Companies such as Alibaba, Baidu, and ByteDance were among the initial beneficiaries, and the first batch of LLMs was approved soon after the Chinese regulators adopted the process. Chinese regulators approved two more batches of AI models in November and December before greenlighting the fourth batch last week.
These approvals are part of China's bigger efforts to keep up with the AI rat race, which started with the arrival of OpenAI ChatGPT in 2022. However, the government is yet to reveal the exact list of approved companies available for public checks, as per the publication.
Baidu announced its ChatGPT-like offering Ernie Bot in March last year and made it public in August. In December, the Chinese tech giant revealed that the chatbot attracted over 100 million users. Nonetheless, Ernie Bot is just one of the many AI-powered products and services that are in existence now.
Big tech giants and multinational behemoths like Google and Meta quickly jumped into the competition and contributed to an expanding list of LLMs, including Gemini, PaLM 2, Llama 2, and more. The South Korean giant Samsung also unveiled its first generative AI model named Gauss and baked some Galaxy AI features for its 2024 flagships.

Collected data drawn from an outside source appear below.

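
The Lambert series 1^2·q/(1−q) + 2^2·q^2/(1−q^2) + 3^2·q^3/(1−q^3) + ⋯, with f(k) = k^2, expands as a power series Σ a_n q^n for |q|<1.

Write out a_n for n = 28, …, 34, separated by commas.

1050, 842, 1300, 962, 1365, 1220, 1450

[q^28] f(1)=1,f(2)=4,f(4)=16,f(7)=49,f(14)=196,f(28)=784 ⇒ 1050
d|29:{1,29}  Σf=1+841=842
n=30: 1·30 2·15 3·10 5·6 6·5 10·3 15·2 30·1  f→[1+4+9+25+36+100+225+900]=1300
[q^31] f(1)=1,f(31)=961 ⇒ 962
d|32:{32,16,8,4,2,1}  Σf=1024+256+64+16+4+1=1365
n=33: 33·1 11·3 3·11 1·33  f→[1089+121+9+1]=1220
d|34:{1,2,17,34}  Σf=1+4+289+1156=1450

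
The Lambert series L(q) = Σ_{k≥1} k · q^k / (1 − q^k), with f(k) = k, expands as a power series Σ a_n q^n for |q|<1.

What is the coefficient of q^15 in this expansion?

a_15 = 24

[q^15] f(15)=15,f(5)=5,f(3)=3,f(1)=1 ⇒ 24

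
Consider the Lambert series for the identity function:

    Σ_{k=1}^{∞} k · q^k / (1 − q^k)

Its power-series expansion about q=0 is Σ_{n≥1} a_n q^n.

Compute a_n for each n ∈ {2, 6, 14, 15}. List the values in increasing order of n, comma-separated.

3, 12, 24, 24

n=2: 1·2 2·1  f→[1+2]=3
d|6:{6,3,2,1}  Σf=6+3+2+1=12
[q^14] f(14)=14,f(7)=7,f(2)=2,f(1)=1 ⇒ 24
d|15:{15,5,3,1}  Σf=15+5+3+1=24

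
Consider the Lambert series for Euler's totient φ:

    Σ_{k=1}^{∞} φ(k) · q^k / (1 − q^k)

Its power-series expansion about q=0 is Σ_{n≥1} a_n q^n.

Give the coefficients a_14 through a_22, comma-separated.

[q^14] φ(1)=1,φ(2)=1,φ(7)=6,φ(14)=6 ⇒ 14
[q^15] φ(1)=1,φ(3)=2,φ(5)=4,φ(15)=8 ⇒ 15
d|16:{1,2,4,8,16}  Σφ=1+1+2+4+8=16
q^17  k|17↦φ(k): 17:16 1:1  a_17=17
d|18:{18,9,6,3,2,1}  Σφ=6+6+2+2+1+1=18
q^19  k|19↦φ(k): 1:1 19:18  a_19=19
q^20  k|20↦φ(k): 20:8 10:4 5:4 4:2 2:1 1:1  a_20=20
d|21:{1,3,7,21}  Σφ=1+2+6+12=21
n=22: 1·22 2·11 11·2 22·1  φ→[1+1+10+10]=22

14, 15, 16, 17, 18, 19, 20, 21, 22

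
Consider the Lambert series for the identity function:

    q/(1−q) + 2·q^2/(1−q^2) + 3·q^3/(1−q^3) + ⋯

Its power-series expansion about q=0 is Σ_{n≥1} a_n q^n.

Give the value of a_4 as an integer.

d|4:{1,2,4}  Σf=1+2+4=7

a_4 = 7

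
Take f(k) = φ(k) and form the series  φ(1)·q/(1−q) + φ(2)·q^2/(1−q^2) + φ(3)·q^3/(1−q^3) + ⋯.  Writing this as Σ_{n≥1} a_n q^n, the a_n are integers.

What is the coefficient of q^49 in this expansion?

n=49: 1·49 7·7 49·1  φ→[1+6+42]=49

a_49 = 49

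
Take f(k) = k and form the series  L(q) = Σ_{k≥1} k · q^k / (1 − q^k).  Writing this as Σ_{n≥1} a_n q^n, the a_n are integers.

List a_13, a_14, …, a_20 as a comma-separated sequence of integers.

q^13  k|13↦f(k): 13:13 1:1  a_13=14
[q^14] f(1)=1,f(2)=2,f(7)=7,f(14)=14 ⇒ 24
[q^15] f(1)=1,f(3)=3,f(5)=5,f(15)=15 ⇒ 24
[q^16] f(1)=1,f(2)=2,f(4)=4,f(8)=8,f(16)=16 ⇒ 31
[q^17] f(17)=17,f(1)=1 ⇒ 18
[q^18] f(18)=18,f(9)=9,f(6)=6,f(3)=3,f(2)=2,f(1)=1 ⇒ 39
[q^19] f(1)=1,f(19)=19 ⇒ 20
[q^20] f(20)=20,f(10)=10,f(5)=5,f(4)=4,f(2)=2,f(1)=1 ⇒ 42

14, 24, 24, 31, 18, 39, 20, 42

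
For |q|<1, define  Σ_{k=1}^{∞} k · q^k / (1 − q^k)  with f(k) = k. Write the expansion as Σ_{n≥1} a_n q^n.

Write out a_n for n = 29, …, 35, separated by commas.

30, 72, 32, 63, 48, 54, 48

n=29: 29·1 1·29  f→[29+1]=30
n=30: 30·1 15·2 10·3 6·5 5·6 3·10 2·15 1·30  f→[30+15+10+6+5+3+2+1]=72
n=31: 1·31 31·1  f→[1+31]=32
d|32:{32,16,8,4,2,1}  Σf=32+16+8+4+2+1=63
[q^33] f(1)=1,f(3)=3,f(11)=11,f(33)=33 ⇒ 48
d|34:{34,17,2,1}  Σf=34+17+2+1=54
q^35  k|35↦f(k): 35:35 7:7 5:5 1:1  a_35=48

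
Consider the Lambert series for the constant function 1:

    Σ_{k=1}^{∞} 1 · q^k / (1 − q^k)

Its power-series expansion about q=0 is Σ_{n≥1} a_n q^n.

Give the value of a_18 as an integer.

a_18 = 6

[q^18] f(18)=1,f(9)=1,f(6)=1,f(3)=1,f(2)=1,f(1)=1 ⇒ 6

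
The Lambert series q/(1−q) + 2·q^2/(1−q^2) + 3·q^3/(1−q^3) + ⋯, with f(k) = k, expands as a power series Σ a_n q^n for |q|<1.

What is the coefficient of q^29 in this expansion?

a_29 = 30

d|29:{1,29}  Σf=1+29=30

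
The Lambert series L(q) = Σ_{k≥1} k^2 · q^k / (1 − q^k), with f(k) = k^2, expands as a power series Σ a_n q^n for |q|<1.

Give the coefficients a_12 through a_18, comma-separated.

n=12: 12·1 6·2 4·3 3·4 2·6 1·12  f→[144+36+16+9+4+1]=210
[q^13] f(13)=169,f(1)=1 ⇒ 170
d|14:{14,7,2,1}  Σf=196+49+4+1=250
[q^15] f(15)=225,f(5)=25,f(3)=9,f(1)=1 ⇒ 260
q^16  k|16↦f(k): 1:1 2:4 4:16 8:64 16:256  a_16=341
d|17:{17,1}  Σf=289+1=290
q^18  k|18↦f(k): 1:1 2:4 3:9 6:36 9:81 18:324  a_18=455

210, 170, 250, 260, 341, 290, 455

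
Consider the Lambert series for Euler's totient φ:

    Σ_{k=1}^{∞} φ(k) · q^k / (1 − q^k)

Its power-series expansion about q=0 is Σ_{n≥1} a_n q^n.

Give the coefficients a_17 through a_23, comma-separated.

q^17  k|17↦φ(k): 1:1 17:16  a_17=17
d|18:{1,2,3,6,9,18}  Σφ=1+1+2+2+6+6=18
[q^19] φ(19)=18,φ(1)=1 ⇒ 19
[q^20] φ(1)=1,φ(2)=1,φ(4)=2,φ(5)=4,φ(10)=4,φ(20)=8 ⇒ 20
[q^21] φ(1)=1,φ(3)=2,φ(7)=6,φ(21)=12 ⇒ 21
q^22  k|22↦φ(k): 1:1 2:1 11:10 22:10  a_22=22
n=23: 1·23 23·1  φ→[1+22]=23

17, 18, 19, 20, 21, 22, 23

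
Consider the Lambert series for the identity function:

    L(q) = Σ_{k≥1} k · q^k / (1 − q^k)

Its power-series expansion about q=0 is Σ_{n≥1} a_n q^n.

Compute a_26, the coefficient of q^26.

a_26 = 42

n=26: 26·1 13·2 2·13 1·26  f→[26+13+2+1]=42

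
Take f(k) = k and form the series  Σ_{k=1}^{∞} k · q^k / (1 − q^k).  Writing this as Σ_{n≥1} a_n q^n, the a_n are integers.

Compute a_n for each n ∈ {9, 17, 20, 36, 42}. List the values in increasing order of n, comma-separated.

13, 18, 42, 91, 96

n=9: 9·1 3·3 1·9  f→[9+3+1]=13
n=17: 17·1 1·17  f→[17+1]=18
q^20  k|20↦f(k): 1:1 2:2 4:4 5:5 10:10 20:20  a_20=42
d|36:{36,18,12,9,6,4,3,2,1}  Σf=36+18+12+9+6+4+3+2+1=91
[q^42] f(42)=42,f(21)=21,f(14)=14,f(7)=7,f(6)=6,f(3)=3,f(2)=2,f(1)=1 ⇒ 96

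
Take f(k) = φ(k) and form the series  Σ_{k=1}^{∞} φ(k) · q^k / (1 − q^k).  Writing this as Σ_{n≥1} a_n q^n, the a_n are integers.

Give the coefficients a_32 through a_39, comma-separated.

[q^32] φ(1)=1,φ(2)=1,φ(4)=2,φ(8)=4,φ(16)=8,φ(32)=16 ⇒ 32
d|33:{33,11,3,1}  Σφ=20+10+2+1=33
d|34:{1,2,17,34}  Σφ=1+1+16+16=34
[q^35] φ(1)=1,φ(5)=4,φ(7)=6,φ(35)=24 ⇒ 35
q^36  k|36↦φ(k): 36:12 18:6 12:4 9:6 6:2 4:2 3:2 2:1 1:1  a_36=36
q^37  k|37↦φ(k): 37:36 1:1  a_37=37
d|38:{38,19,2,1}  Σφ=18+18+1+1=38
d|39:{39,13,3,1}  Σφ=24+12+2+1=39

32, 33, 34, 35, 36, 37, 38, 39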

OpenAI's GPT large language model was also the driving force behind Microsoft's Bing Chat, which was later rebranded to Copilot. A recent report suggests that Microsoft, a prominent backer of OpenAI, is working on a smaller and cheaper offering dubbed "smaller language model" (SLM). These models aim to offer generative AI capabilities while taking a smaller toll on hardware resources.